Trauma is an imprint that makes you react to the present as if you are a child.
The need to reframe our questioning from “What’s wrong with you” to “What happened to you?”.
These patterns can be reversed.
Women get more diseases than men because of cultural conditioning, and women take on the emotional needs of men.
The things that stress people the most: Loss of control, Uncertainty, Conflict, and Lack of information. (All of which are running pretty high right for most populations right now!)
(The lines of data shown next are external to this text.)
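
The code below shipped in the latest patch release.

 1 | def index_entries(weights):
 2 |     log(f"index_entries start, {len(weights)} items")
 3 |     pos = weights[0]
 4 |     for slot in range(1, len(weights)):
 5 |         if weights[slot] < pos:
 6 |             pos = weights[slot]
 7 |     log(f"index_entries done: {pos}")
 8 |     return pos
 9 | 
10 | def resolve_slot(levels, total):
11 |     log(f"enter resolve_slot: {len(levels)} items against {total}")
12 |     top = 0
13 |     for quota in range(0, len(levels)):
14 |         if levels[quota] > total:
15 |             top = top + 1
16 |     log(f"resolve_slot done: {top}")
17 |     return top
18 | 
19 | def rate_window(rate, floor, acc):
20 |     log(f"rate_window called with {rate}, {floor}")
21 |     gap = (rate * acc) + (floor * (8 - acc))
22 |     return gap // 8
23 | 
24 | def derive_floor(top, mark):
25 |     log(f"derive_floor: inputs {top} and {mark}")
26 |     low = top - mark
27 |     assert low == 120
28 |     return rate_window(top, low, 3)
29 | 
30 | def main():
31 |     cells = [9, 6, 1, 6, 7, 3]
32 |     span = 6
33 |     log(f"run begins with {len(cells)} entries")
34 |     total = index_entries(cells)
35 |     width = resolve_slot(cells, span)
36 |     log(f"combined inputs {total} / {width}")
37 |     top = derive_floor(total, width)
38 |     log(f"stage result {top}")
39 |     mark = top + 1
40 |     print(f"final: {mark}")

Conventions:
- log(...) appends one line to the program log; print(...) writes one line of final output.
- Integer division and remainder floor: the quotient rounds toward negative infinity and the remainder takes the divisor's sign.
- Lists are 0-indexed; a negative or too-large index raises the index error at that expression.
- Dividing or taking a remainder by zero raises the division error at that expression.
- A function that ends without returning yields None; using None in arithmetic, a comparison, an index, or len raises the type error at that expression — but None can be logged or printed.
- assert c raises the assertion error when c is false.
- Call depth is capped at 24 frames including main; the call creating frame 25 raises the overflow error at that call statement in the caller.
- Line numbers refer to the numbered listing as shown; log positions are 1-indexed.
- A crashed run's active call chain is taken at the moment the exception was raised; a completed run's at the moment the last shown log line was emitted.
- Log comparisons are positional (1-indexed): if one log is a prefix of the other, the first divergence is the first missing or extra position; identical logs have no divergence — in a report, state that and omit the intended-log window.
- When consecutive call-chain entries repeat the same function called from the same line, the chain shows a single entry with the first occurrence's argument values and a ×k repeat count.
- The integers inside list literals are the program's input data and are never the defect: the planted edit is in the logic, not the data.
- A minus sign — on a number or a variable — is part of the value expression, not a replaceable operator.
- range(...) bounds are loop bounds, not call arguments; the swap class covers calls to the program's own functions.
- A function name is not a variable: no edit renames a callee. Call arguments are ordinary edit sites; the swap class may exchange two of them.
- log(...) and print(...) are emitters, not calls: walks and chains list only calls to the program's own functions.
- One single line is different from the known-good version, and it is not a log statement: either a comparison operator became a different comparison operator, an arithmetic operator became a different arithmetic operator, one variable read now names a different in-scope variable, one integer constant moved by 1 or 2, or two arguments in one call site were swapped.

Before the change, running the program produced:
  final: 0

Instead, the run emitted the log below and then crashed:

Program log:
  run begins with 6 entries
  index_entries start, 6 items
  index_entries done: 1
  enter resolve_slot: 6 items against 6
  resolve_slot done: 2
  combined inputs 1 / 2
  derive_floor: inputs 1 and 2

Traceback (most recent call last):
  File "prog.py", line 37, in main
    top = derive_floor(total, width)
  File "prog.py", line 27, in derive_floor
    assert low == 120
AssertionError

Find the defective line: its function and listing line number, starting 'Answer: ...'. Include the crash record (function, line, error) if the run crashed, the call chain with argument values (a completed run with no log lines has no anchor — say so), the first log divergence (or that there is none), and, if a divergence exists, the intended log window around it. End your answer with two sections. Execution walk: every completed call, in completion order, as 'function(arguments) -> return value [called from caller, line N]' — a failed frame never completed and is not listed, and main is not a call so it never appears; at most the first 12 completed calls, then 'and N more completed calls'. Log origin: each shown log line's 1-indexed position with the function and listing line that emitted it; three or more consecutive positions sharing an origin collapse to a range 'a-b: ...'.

Answer: the defect is in derive_floor at line 27.
Key fact: Only 7 log lines were emitted before the run died; the intended continuation was 'rate_window called with 1, -1'.
Crash: derive_floor, line 27, AssertionError.
Call chain: main -> derive_floor(1, 2) (called at line 37).
First divergence: position 8 — the faulty run's log ends after 7 lines; the working version continues with 'rate_window called with 1, -1'.
Intended log window:
  6: combined inputs 1 / 2
  7: derive_floor: inputs 1 and 2
  8: rate_window called with 1, -1
  9: stage result -1
Execution walk:
  index_entries([9, 6, 1, 6, 7, 3]) -> 1  [called from main, line 34]
  resolve_slot([9, 6, 1, 6, 7, 3], 6) -> 2  [called from main, line 35]
Origin of each log line:
  1: emitted by main (line 33)
  2: emitted by index_entries (line 2)
  3: emitted by index_entries (line 7)
  4: emitted by resolve_slot (line 11)
  5: emitted by resolve_slot (line 16)
  6: emitted by main (line 36)
  7: emitted by derive_floor (line 25)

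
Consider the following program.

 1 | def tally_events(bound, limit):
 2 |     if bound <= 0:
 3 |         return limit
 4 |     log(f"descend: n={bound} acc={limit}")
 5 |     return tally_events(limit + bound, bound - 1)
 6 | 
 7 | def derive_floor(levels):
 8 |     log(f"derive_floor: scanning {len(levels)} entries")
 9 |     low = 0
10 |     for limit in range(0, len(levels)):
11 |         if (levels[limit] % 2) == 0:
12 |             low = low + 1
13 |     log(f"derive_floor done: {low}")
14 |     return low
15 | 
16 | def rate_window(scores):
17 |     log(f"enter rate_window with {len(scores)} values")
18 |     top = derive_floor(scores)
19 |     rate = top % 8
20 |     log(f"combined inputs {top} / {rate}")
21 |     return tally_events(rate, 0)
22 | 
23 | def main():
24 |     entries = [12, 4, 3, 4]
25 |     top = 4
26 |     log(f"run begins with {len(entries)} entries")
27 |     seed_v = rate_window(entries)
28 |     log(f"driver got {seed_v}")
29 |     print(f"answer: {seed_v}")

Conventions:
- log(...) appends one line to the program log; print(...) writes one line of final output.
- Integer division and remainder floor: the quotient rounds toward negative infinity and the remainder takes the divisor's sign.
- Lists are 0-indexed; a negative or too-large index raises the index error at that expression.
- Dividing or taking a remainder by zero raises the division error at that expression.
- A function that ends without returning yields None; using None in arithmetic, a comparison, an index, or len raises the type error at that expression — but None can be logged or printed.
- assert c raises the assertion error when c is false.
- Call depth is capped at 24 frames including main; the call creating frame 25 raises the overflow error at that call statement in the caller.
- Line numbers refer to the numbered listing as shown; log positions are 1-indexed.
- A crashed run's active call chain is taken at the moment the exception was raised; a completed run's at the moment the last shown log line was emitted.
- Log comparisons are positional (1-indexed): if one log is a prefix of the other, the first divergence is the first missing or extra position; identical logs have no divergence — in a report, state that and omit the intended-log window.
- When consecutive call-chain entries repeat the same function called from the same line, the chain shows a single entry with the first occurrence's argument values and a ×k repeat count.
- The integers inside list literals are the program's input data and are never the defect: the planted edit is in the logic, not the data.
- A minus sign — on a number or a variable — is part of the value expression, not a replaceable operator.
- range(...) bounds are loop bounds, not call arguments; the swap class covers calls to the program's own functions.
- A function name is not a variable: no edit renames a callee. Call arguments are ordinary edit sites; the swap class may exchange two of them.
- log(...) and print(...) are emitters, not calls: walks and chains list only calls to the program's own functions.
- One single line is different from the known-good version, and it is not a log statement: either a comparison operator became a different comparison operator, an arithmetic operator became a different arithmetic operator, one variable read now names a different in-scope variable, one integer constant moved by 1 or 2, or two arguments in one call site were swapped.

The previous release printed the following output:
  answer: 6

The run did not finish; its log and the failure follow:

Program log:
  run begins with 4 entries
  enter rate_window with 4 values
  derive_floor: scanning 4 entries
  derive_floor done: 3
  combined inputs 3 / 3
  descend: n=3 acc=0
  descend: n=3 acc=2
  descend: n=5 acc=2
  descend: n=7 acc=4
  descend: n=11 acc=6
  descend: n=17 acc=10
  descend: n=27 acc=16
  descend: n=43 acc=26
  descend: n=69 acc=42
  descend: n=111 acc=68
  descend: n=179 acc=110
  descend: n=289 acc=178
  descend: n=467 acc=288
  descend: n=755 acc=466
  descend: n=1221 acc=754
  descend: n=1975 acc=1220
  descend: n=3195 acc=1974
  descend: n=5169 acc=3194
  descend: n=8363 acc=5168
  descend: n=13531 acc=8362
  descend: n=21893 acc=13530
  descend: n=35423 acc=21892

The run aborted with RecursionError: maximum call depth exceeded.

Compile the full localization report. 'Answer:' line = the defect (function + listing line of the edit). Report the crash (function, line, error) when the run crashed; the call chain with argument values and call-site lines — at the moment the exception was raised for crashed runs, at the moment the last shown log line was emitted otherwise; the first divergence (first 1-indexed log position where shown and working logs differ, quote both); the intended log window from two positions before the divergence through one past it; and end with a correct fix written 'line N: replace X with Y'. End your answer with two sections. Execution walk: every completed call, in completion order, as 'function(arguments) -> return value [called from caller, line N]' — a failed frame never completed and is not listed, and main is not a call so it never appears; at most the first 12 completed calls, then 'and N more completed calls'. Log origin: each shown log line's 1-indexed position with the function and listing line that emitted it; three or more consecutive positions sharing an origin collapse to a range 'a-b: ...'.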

We can learn together, but we are responsible for our self-development.
Trauma is the hidden influence of the world.
To be blind to your trauma is to your own detriment.
I have got Gabor’s book, The Myth of Normal ready to go on audible and hope to get some solid reading/listening in during my European trip (I also have his other books scattered minds and when the body says no, on my reading list.)
As always, your comment/discussion is always welcome :)
DBT saves lives! I was told it was the ‘gold standard’ when my 12 year old daughter went through a mental health crisis that included very scary self-harming. The program was intense- 4 hours a week, group therapy + individual sessions for the adolescent and caregiver for 6 months. At the last session, everyone agreed ALL adolescents would benefit from the mindfulness/validation/life skills lessons we learned. Can’t say enough good things. I saved my folder I still reference it for so many areas of my life. Great post!
This is a bloody ripper, Clare! Love this stuff!
I agree with what you say about labels. I have ADHD. Getting diagnosed was amazing not because I could wear the label, but because I could then research and identify strategies to help me cope with some of the adverse affects of the condition.
I like to think that we are all on the same spectrum in a sense. We are all damaged, we are all traumatised. It's simply not possible to navigate life without experiencing those things. But because we are all in different situations at different times with different tools or coping mechanisms, we react differently to each other based on those (and other) contributing factors.
I really wish stuff like this was taught in schools so more people understood both their own and others behaviors. I have been guilty in the past of writing someone off because they displayed a certain behavior or reaction to a stress because I didn't understand at the time that basically all behaviors, good or bad, are a reaction to something else. These days when I observe something in someone else or even myself that I find peculiar, my first instinct is to ask why. What has happened to that person that makes them react this way? What does it actually mean? What are they scared of? Do they even understand themselves that what they are doing is actually a sign of fear or a need to protect themselves, etc.
I think a huge part of any solution to these types of things is education. Teaching people so that they understand when someone does something untoward, inappropriate or even just a little different to the "normal", there is almost always a far deeper and more understandable reason why. A reason that if you knew, you'd stop and think, "yep, that type or behaviour/reaction actually makes perfect sense now."
I think through education/knowledge we could learn to be more empathetic, compassionate, considerate and understanding, the exact things that people experiencing these problems crave so badly.